Lara also agreed to let the insurers factor the cost of reinsurance – which is rising because of climate change – into their rate-setting proposals. Until his reform, California was one of the few states to bar insurers from including reinsurance as a cost factor.
The changes might have helped the California home insurance market recover if they’d had time to work. But just one week after Lara announced the greatest insurance reform in 30 years, the wildfires broke out. Lara can’t afford to be seen as the one who helped home insurers raise their rates. He’s busy with other projects, like emergency declarations, debris-renewal plans, and a new claims-tracking device.
When State Farm reminded him that he owed it a response to its rate proposals, he said State Farm should meet with him in person this week to answer questions, like why the insurer couldn’t get its financial house in order. Also at the meeting would be Consumer Watchdog, a group that State Farm is required by law to pay as an “intervenor” in its rate-setting hearings. Its role is essentially to challenge State Farm’s proposals.
“As the elected head of the Department, my primary responsibility is to the people of California,” Lara said. “This situation highlights the voters’ wisdom in having an independent, elected Insurance Commissioner making decisions to uphold market integrity in response to evolving threats.”
State Farm did not say whether it would attend the meeting.

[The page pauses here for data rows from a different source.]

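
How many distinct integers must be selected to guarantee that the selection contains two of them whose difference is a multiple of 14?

15

Integers whose pairwise differences are multiples of 14 are exactly those sharing a remainder mod 14. The 14 residue classes mod 14 are the pigeonholes.
With 14 integers one could put 1 in each residue class and have no class reach 2.
The 15th integer pushes some class to 2, so 14·1 + 1 = 15.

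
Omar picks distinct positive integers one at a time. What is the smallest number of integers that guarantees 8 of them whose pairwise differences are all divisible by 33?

Integers whose pairwise differences are multiples of 33 are exactly those sharing a remainder mod 33. Pigeonhole: the 33 residue classes mod 33 are the pigeonholes.
With 231 integers one could put 7 in each residue class and have no class reach 8.
The 232nd integer pushes some class to 8, so 33·7 + 1 = 232.

232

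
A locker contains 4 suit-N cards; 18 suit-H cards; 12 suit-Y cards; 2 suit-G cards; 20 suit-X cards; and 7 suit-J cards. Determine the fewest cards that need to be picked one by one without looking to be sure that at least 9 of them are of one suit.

An adversary could hand out at most 8 cards per suit (suit-N, suit-G, suit-J run out sooner): 4 + 8 + 8 + 2 + 8 + 7 = 37 cards and still no suit has 9.
Pigeonhole: one more card lands in a suit already at 8, so 38 draws are enough and 37 are not.

38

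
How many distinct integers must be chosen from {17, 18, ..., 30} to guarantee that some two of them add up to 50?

Group the elements by complementary pair {x, 50−x}: {20,30}, {21,29}, {22,28}, …, giving 5 two-element pairs, the single value 25 (it cannot pair with itself since the integers are distinct), and 3 integers whose partner 50−x falls outside [17,30].
Treating each of those 9 groups as a pigeonhole, one can pick one integer per group — 9 integers — with no two summing to 50.
The 10th integer lands in an occupied pair, forcing a sum of 50.

10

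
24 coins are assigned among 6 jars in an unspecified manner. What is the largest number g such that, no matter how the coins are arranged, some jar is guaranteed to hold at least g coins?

4

The 6 jars are the holes and the 24 coins are the pigeons.
If every jar held at most 3 coins, the total would be at most 6 × 3 = 18, which is less than 24.
So some jar holds at least ⌈24/6⌉ = 4 coins.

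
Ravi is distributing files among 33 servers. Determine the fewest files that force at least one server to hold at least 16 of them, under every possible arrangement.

With 495 files one could put exactly 15 in each of the 33 servers, and no server would reach 16.
One more file must land in a server that already has 15, giving it 16.
So 33 × 15 + 1 = 496 files are required.

496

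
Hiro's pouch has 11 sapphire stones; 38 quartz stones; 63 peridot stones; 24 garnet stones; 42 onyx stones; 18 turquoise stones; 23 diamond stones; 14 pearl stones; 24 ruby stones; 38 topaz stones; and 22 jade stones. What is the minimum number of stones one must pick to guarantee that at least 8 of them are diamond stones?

In the worst case for collecting diamond stones, every non-diamond stone comes out first.
There are 11 + 38 + 63 + 24 + 42 + 18 + 14 + 24 + 38 + 22 = 294 non-diamond stones altogether.
After those, each further stone must be diamond, so 294 + 8 = 302 draws guarantee 8 diamond stones.

302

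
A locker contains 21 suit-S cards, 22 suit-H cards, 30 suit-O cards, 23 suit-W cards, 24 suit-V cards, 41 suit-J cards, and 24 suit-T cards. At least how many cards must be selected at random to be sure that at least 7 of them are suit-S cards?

171

In the worst case for collecting suit-S cards, every non-suit-S card comes out first.
There are 22 + 30 + 23 + 24 + 41 + 24 = 164 non-suit-S cards altogether.
After those, each further card must be suit-S, so 164 + 7 = 171 draws guarantee 7 suit-S cards.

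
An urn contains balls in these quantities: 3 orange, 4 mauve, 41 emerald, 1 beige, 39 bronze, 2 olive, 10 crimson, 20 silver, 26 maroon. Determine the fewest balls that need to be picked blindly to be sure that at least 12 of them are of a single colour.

65

An adversary could hand out at most 11 balls per colour (5 colours run out sooner): 3 + 4 + 11 + 1 + 11 + 2 + 10 + 11 + 11 = 64 balls and still no colour has 12.
By the pigeonhole principle, one more ball lands in a colour already at 11, so 65 draws are enough and 64 are not.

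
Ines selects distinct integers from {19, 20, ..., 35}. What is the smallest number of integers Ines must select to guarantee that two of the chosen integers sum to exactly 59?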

One very plausible outcome of this process is that State Farm Group will end up putting State Farm General, its California subsidiary, into bankruptcy. Doing so would protect State Farm members outside of California (as a mutual company, State Farm does not have shareholders; insured parties are, in effect, the “owners”, with the benefits of ownership reflected in premiums). Insurance is regulated on a state level in the US and insurance companies typically have subs in states like NY, NJ, and CA where insurance regulation is challenging to shelter their business in other states from the actions of NY, NJ, CA, etc regulators. Unless State Farm Group has provided specific guarantees of capital support to State Farm General, the parent company may conclude that it has a duty to protect its non-California members from the consequences of actions taken by the California regulators. Last time I checked, the board of State Farm Group was comprised of people who, with one or two exceptions, are not California residents….
Any rational carrier would plan to exit California as soon as possible. Why should the insurance companies backstop FAIR? Who sets FAIR's rates (don't tell me)? Any systemic risks that would bankrupt FAIR would likely negatively impact the carriers. So now California wants to raid funds that are protecting other states. Why does anyone stay there?